Linear algebra - diagonizable matrix: find matrix P and D such that A = PDP^-1 Provide a P and a diagonal matrix D such that A = PDP^-1
Given:
A=
\begin{array}{l}-1-5i&1+2i&1+7i\\-4-14i&3+6i&1+19i\\-6+4i&3-2i&5-5i\end{array}
λ=1−i, 2−3i, 4
The matrix P would be: ____
The matrix D would be: ____
So I'm struggling to figure out how I would find the P and D matrices from matrix A. To find P, I thought I would have to find the eigenbasis of A which gave me:
P=
\begin{array}{l}-6+4i&3-2i&5-5i\\0&1/2-1/2i&-12/13+31/13i\\0&0&-48/13+20/13i\end{array}
And I thought for matrix D the general rule would just be to plug in the given eigenvalues diagonally in an empty matrix:
D=
\begin{array}{l}1-i&0&0\\0&2-3i&0\\0&0&4\end{array}
I'm told my answer is wrong, however. I'm not exactly sure if both my matrices are wrong or if it's just one of them, and I don't quite understand how I would acheive the correct values. I would appreciate any help or a push in the right direction!

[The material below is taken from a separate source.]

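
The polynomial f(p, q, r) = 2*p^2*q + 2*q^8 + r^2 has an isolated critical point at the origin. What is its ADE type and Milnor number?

Type D_{9}, Milnor number mu = 9.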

 A: To find the columns of $P$, find the eigenvectors associated with each eigenvalue of $A$.
So for example, to find the first column of $P$, we find the eigenvector associated with the first eigenvalue, $\lambda = 1 - i$.  That is, we have to find a non-zero solution to the equation $(A - \lambda I)x = 0$. One approach to this is to row-reduce the matrix $A - \lambda I$.  Doing this gives us
$$
\left(\begin{array}{ccc} -2-4{}\mathrm{i} & 1+2{}\mathrm{i} & 1+7{}\mathrm{i}\\ -4-14{}\mathrm{i} & 2+7{}\mathrm{i} & 1+19{}\mathrm{i}\\ -6+4{}\mathrm{i} & 3-2{}\mathrm{i} & 4-4{}\mathrm{i} \end{array}\right)
\leadsto 
\left(\begin{array}{ccc} 1 & -\frac{1}{2} & 0\\ 0 & 0 & 1\\ 0 & 0 & 0 \end{array}\right).
$$
Let $R$ denote the row-reduced form on the right. We want a non-zero solution to $Rx = 0$. We can write this system as
$$
\begin{cases}
x_1 - \frac 12 x_2 = 0\\
x_3 = 0
\end{cases} \implies 
\begin{cases}
x_2 = 2x_1\\
x_3 = 0.
\end{cases}
$$
So, taking $x_1 = 1$ gives us the the vector $x = (1,2,0)$, which we can take as the first column of our matrix $P$.
Following a similar procedure leads to $(- 2 + 1i, - 5 + 2i, 1)$ as the second column and $(2i, - 1 + 5i, 1)$ as the third column.